Steve Jobs created a consumer culture like no other with his company's iDevices, and these days iPhone and iPad launches attract long lines that, in some areas, stretch for blocks. It's pretty insane when you think about it, but what's most remarkable is the amount of people power it takes to pull off these product launches.
Foxconn (Hon Hai Precision Industry Co., Ltd.) is the primary producer of Apple products (as well as many other tech items from the likes of Dell, Hewlett-Packard, and so forth), and working conditions at the company's plants in China have come under fire following complaints and accusations of poor working conditions, low wages, and a rash of worker suicides.
With that in mind, Marketplace Shanghai Bureau Chief Rob Schmitz was permitted a rare opportunity to waltz through one of Foxconn's iPad producing plants with HD camera in tow. It's only a two and a half minute video (see above), but it's a fascinating glimpse into the other side of Apple's consumer culture with a bit of sobering narrative.

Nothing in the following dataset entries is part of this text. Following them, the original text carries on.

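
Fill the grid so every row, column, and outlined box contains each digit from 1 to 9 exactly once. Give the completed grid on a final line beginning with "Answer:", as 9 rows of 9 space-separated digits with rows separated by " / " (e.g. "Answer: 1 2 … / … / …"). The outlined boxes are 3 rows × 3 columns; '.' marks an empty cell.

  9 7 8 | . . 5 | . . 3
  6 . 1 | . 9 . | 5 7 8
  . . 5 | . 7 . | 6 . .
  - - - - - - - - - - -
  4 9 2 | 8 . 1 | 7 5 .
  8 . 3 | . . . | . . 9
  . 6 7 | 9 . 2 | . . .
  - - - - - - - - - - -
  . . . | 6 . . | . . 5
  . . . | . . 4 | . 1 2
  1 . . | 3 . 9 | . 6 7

Step 1. [r1c5∈{1,2,4,6}] r1c5 is the only open cell in row 1 admitting 6. So r1c5=6.
Step 2. [r9c3∈{4}] nothing but 4 survives at r9c3, so r9c3=4.
Step 3. [r9c7∈{8}] only 8 remains possible at r9c7, so r9c7=8.
Step 4. [r7c3∈{9}] only 9 remains possible at r7c3, so r7c3=9.
Step 5. [r6c1∈{5}] r6c1 has the single candidate 5, so r6c1=5.
Step 6. [r2c6∈{3}] r2c6 has the single candidate 3. So r2c6=3.
Step 7. [r3c8∈{2,4,9}] r3c8 is the only open cell in row 3 admitting 9 ⇒ r3c8=9.
Step 8. [r6c8∈{3,4,8}] across row 6, 8 lands solely at r6c8, so r6c8=8.
Step 9. [r6c7∈{1,3,4}] r6c7 is the only open cell in box 6 admitting 3 ⇒ r6c7=3.
Step 10. [r6c9∈{1,4}] across row 6, 1 lands solely at r6c9. So r6c9=1.
Step 11. [r3c9∈{4}] r3c9 has the single candidate 4, so r3c9=4.
Step 12. [r1c4∈{1,2,4}] row 1 places 4 nowhere but r1c4. So r1c4=4.
Step 13. [r7c8∈{3,4}] col 8 places 3 nowhere but r7c8, so r7c8=3.
Step 14. [r5c8∈{2,4}] in col 8, 4 fits only at r5c8, so r5c8=4.
Step 15. [r5c5∈{5}] r5c5's peers cover all but 5 ⇒ r5c5=5.
Step 16. [r8c5∈{8}] nothing but 8 survives at r8c5. So r8c5=8.
Step 17. [r7c6∈{7}] nothing but 7 survives at r7c6. So r7c6=7.
Step 18. [r7c1∈{2}] only 2 remains possible at r7c1. So r7c1=2.
Step 19. [r2c4∈{2}] nothing but 2 survives at r2c4 ⇒ r2c4=2.
Step 20. [r3c1∈{3}] r3c1 is down to just 3 ⇒ r3c1=3.
Step 21. [r1c7∈{1,2}] r1c7 is the only open cell in row 1 admitting 1 ⇒ r1c7=1.
Step 22. [r9c2∈{5}] nothing but 5 survives at r9c2. So r9c2=5.
Step 23. [r4c9∈{6}] r4c9 is down to just 6, so r4c9=6.
Step 24. [r8c4∈{5}] r8c4's peers cover all but 5, so r8c4=5.
Step 25. [r5c7∈{2}] nothing but 2 survives at r5c7, so r5c7=2.
Step 26. [r8c3∈{6}] only 6 remains possible at r8c3. So r8c3=6.
Step 27. [r8c7∈{9}] nothing but 9 survives at r8c7 ⇒ r8c7=9.
Step 28. [r2c2∈{4}] r2c2 has the single candidate 4. So r2c2=4.
Step 29. [r3c6∈{8}] only 8 remains possible at r3c6, so r3c6=8.
Step 30. [r5c6∈{6}] r5c6's peers cover all but 6. So r5c6=6.
Step 31. [r7c7∈{4}] r7c7's peers cover all but 4, so r7c7=4.
Step 32. [r5c4∈{7}] only 7 remains possible at r5c4 ⇒ r5c4=7.
Step 33. [r5c2∈{1}] r5c2 is down to just 1 ⇒ r5c2=1.
Step 34. [r7c5∈{1}] only 1 remains possible at r7c5 ⇒ r7c5=1.
Step 35. [r1c8∈{2}] r1c8 has the single candidate 2. So r1c8=2.
Step 36. [r8c2∈{3}] r8c2 is down to just 3, so r8c2=3.
Step 37. [r6c5∈{4}] r6c5 is down to just 4, so r6c5=4.
Step 38. [r3c2∈{2}] nothing but 2 survives at r3c2 ⇒ r3c2=2.
Step 39. [r3c4∈{1}] r3c4 is down to just 1 ⇒ r3c4=1.
Step 40. [r4c5∈{3}] r4c5 has the single candidate 3 ⇒ r4c5=3.
Step 41. [r7c2∈{8}] nothing but 8 survives at r7c2. So r7c2=8.
Step 42. [r9c5∈{2}] r9c5 has the single candidate 2 ⇒ r9c5=2.
Step 43. [r8c1∈{7}] r8c1's peers cover all but 7 ⇒ r8c1=7.

Answer: 9 7 8 4 6 5 1 2 3 / 6 4 1 2 9 3 5 7 8 / 3 2 5 1 7 8 6 9 4 / 4 9 2 8 3 1 7 5 6 / 8 1 3 7 5 6 2 4 9 / 5 6 7 9 4 2 3 8 1 / 2 8 9 6 1 7 4 3 5 / 7 3 6 5 8 4 9 1 2 / 1 5 4 3 2 9 8 6 7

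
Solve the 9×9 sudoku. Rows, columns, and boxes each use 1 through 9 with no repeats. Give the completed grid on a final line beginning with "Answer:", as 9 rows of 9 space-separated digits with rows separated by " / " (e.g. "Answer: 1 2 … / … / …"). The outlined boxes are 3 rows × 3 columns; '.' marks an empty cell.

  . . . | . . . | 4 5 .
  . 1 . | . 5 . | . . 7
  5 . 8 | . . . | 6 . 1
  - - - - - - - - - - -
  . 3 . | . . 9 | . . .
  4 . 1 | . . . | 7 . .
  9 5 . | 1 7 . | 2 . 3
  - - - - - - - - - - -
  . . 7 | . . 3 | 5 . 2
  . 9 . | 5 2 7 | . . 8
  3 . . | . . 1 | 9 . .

Step 1. [r6c3∈{6}] r6c3 is down to just 6 ⇒ r6c3=6.
Step 2. [r4c3∈{2}] only 2 remains possible at r4c3, so r4c3=2.
Step 3. [r5c2∈{8}] nothing but 8 survives at r5c2 ⇒ r5c2=8.
Step 4. [r1c9∈{9}] only 9 remains possible at r1c9, so r1c9=9.
Step 5. [r8c3∈{4}] nothing but 4 survives at r8c3 ⇒ r8c3=4.
Step 6. [r7c2∈{6}] r7c2 has the single candidate 6 ⇒ r7c2=6.
Step 7. [r8c8∈{1,3,6}] 6 has one home in row 8: r8c8, so r8c8=6.
Step 8. [r3c2∈{2,4,7}] in col 2, 4 fits only at r3c2 ⇒ r3c2=4.
Step 9. [r3c6∈{2}] only 2 remains possible at r3c6 ⇒ r3c6=2.
Step 10. [r9c9∈{4}] only 4 remains possible at r9c9. So r9c9=4.
Step 11. [r3c8∈{3}] r3c8 has the single candidate 3 ⇒ r3c8=3.
Step 12. [r2c7∈{8}] nothing but 8 survives at r2c7. So r2c7=8.
Step 13. [r1c5∈{1,3,6,8}] 1 has one home in row 1: r1c5 ⇒ r1c5=1.
Step 14. [r7c8∈{1}] r7c8 is down to just 1 ⇒ r7c8=1.
Step 15. [r3c5∈{9}] nothing but 9 survives at r3c5, so r3c5=9.
Step 16. [r1c2∈{2,7}] across col 2, 7 lands solely at r1c2, so r1c2=7.
Step 17. [r7c4∈{4,8,9}] in row 7, 9 fits only at r7c4. So r7c4=9.
Step 18. [r5c5∈{3,6}] col 5 places 3 nowhere but r5c5, so r5c5=3.
Step 19. [r7c5∈{4,8}] in row 7, 4 fits only at r7c5 ⇒ r7c5=4.
Step 20. [r1c1∈{2,6}] across row 1, 2 lands solely at r1c1. So r1c1=2.
Step 21. [r4c9∈{5,6}] r4c9 is the only open cell in row 4 admitting 5, so r4c9=5.
Step 22. [r2c1∈{6}] only 6 remains possible at r2c1 ⇒ r2c1=6.
Step 23. [r1c3∈{3}] r1c3 has the single candidate 3, so r1c3=3.
Step 24. [r2c6∈{4}] only 4 remains possible at r2c6 ⇒ r2c6=4.
Step 25. [r6c6∈{8}] only 8 remains possible at r6c6. So r6c6=8.
Step 26. [r4c5∈{6}] r4c5 is down to just 6 ⇒ r4c5=6.
Step 27. [r1c4∈{6,8}] 8 has one home in row 1: r1c4. So r1c4=8.
Step 28. [r4c4∈{4}] r4c4 is down to just 4. So r4c4=4.
Step 29. [r2c8∈{2}] nothing but 2 survives at r2c8. So r2c8=2.
Step 30. [r1c6∈{6}] r1c6's peers cover all but 6. So r1c6=6.
Step 31. [r5c9∈{6}] r5c9 is down to just 6 ⇒ r5c9=6.
Step 32. [r5c4∈{2}] only 2 remains possible at r5c4. So r5c4=2.
Step 33. [r9c8∈{7}] r9c8 is down to just 7. So r9c8=7.
Step 34. [r9c4∈{6}] r9c4's peers cover all but 6, so r9c4=6.
Step 35. [r7c1∈{8}] r7c1's peers cover all but 8. So r7c1=8.
Step 36. [r9c2∈{2}] nothing but 2 survives at r9c2. So r9c2=2.
Step 37. [r4c8∈{8}] only 8 remains possible at r4c8 ⇒ r4c8=8.
Step 38. [r3c4∈{7}] r3c4 is down to just 7, so r3c4=7.
Step 39. [r2c3∈{9}] r2c3's peers cover all but 9, so r2c3=9.
Step 40. [r5c6∈{5}] r5c6 has the single candidate 5. So r5c6=5.
Step 41. [r6c8∈{4}] r6c8 is down to just 4. So r6c8=4.
Step 42. [r9c3∈{5}] r9c3 has the single candidate 5 ⇒ r9c3=5.
Step 43. [r5c8∈{9}] r5c8 has the single candidate 9 ⇒ r5c8=9.
Step 44. [r4c7∈{1}] r4c7 is down to just 1. So r4c7=1.
Step 45. [r8c7∈{3}] only 3 remains possible at r8c7. So r8c7=3.
Step 46. [r9c5∈{8}] r9c5 is down to just 8, so r9c5=8.
Step 47. [r8c1∈{1}] r8c1's peers cover all but 1 ⇒ r8c1=1.
Step 48. [r2c4∈{3}] nothing but 3 survives at r2c4, so r2c4=3.
Step 49. [r4c1∈{7}] nothing but 7 survives at r4c1, so r4c1=7.

Answer: 2 7 3 8 1 6 4 5 9 / 6 1 9 3 5 4 8 2 7 / 5 4 8 7 9 2 6 3 1 / 7 3 2 4 6 9 1 8 5 / 4 8 1 2 3 5 7 9 6 / 9 5 6 1 7 8 2 4 3 / 8 6 7 9 4 3 5 1 2 / 1 9 4 5 2 7 3 6 8 / 3 2 5 6 8 1 9 7 4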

"The work is tedious and boring, but each day hundreds of people line up outside the factory to apply for jobs here," Schmitz says. "On this day, 500 applicants, many of them tired from traveling days from their home village, arrive with the hopes of working here.
"The supply is continuous. One reason is that compared to other Chinese factories, Foxconn is considered by workers to be one of the best. The company's invested millions into amenities like athletic fields for its workers, and unlike many factories in China, it pays its workers on time."
According to the video, Foxconn workers on some lines start out making $14 a day. After a couple of years, their salary doubles. The iPads they produce are sold in the U.S. and other parts of the world for $499 and up.